My favorite thing to do after my morning run is to sit on my front porch as the sun crests the Wasatch Mountains, my first cup of coffee steaming next to me, and my hand cradling the well-worn pages of a book. My body is relaxed and refreshed from my run, and my mind is open and excited with the new day.
This morning I was reading Bird By Bird, by Anne Lamott. I started the book a few days ago and pick it up every spare moment I have. I came upon this passage in the book:
“To be engrossed by something outside of ourselves is a powerful antidote for the rational mind, the mind that so frequently has its head up its own ass—seeing things in such a narrow and darkly narcissistic way that it presents a colo-rectal theology, offering hope to no one.”
These words resonate like the deep vibration of a gong. These are the final lines of a chapter about what I think of as the author’s mind, the perspective on the world needed by a writer to bring the pages to life for the reader. It’s a place of awareness of what is going on around you and an openness to it similar to the wonder of a child who is experiencing something for the first time.
I think many of us, myself definitely included, get so caught up in our internal world that we lose sight of the beauty and wonder around us. We also forget that every other person is up to their neck in their own flavor of suffering and heartache, and we react toward them in unkind and reckless ways.
I run for a lot of reasons, and one is to be able to experience life, to see the world in a way others don’t, and to occupy my mind’s space. This is why I find an iPod annoying most of the time. An iPod blocks this awareness of the sounds, smells, sights, and feelings of running. It takes you outside of the moment.
There are really only two situations where I find my iPod useful while I run. First, is on the treadmill. The treadmill is boring. I don’t put the iPod in at first, but after about six miles on the treadmill, the iPod becomes a welcome distraction. The second is when it is 100 degrees Fahrenheit, no shade, and I’m running uphill. During those times, the iPod is also a welcome distraction.

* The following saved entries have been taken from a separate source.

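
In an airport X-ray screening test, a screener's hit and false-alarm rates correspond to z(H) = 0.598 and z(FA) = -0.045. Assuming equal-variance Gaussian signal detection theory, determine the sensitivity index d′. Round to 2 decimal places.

d′ = 0.64

d' = z(H) − z(FA) = 0.598 − (-0.045) = 0.643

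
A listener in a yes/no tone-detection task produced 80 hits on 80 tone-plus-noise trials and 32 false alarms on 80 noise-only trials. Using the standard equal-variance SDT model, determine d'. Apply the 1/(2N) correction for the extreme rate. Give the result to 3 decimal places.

d' = 2.751

The hit rate is 80/80 = 1, so apply the 1/(2N) correction: H → 1 − 1/(2·80) = 0.99375.
z(H) = z(0.99375) = 2.4977
z(FA) = z(0.40000) = -0.2533
d' = 2.4977 − (-0.2533) = 2.7510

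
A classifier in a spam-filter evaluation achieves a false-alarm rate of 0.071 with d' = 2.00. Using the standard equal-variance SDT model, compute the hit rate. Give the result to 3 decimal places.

hit rate = 0.703

z(false-alarm rate) = z(0.071) = -1.4684
z(H) = z(FA) + d' = -1.4684 + 2.00 = 0.5316
hit rate = Φ(0.5316) = 0.7025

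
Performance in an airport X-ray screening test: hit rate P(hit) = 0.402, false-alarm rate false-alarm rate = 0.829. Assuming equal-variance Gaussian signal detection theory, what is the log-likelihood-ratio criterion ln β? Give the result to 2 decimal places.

ln β = 0.42

z(H) = -0.248
z(FA) = 0.950
ln β = −½·[z(H)² − z(FA)²] = −0.5 × (0.062 − 0.903) = 0.4205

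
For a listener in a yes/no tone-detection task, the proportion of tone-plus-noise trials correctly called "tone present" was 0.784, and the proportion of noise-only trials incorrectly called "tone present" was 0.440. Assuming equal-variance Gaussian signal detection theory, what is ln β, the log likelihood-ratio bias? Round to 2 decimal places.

ln β = -0.30

Φ⁻¹(H) = Φ⁻¹(0.784) = 0.786
Φ⁻¹(FA) = Φ⁻¹(0.440) = -0.151
ln β = −½·[z(H)² − z(FA)²] = −0.5 × (0.618 − 0.023) = -0.2975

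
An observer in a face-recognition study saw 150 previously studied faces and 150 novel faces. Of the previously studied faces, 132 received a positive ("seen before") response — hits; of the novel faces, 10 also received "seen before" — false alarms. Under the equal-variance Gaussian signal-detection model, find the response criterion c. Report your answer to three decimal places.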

Many of my running friends always use their iPod when running. They love it. They explain that running is boring and hard, and they need something to take their mind off of the monotony, rapid heart rate, and ragged breathing. I have nothing against those who use iPods. I would rather have them run with an iPod than not run at all.
But I encourage everyone to unplug for a mile every so often and live in the run.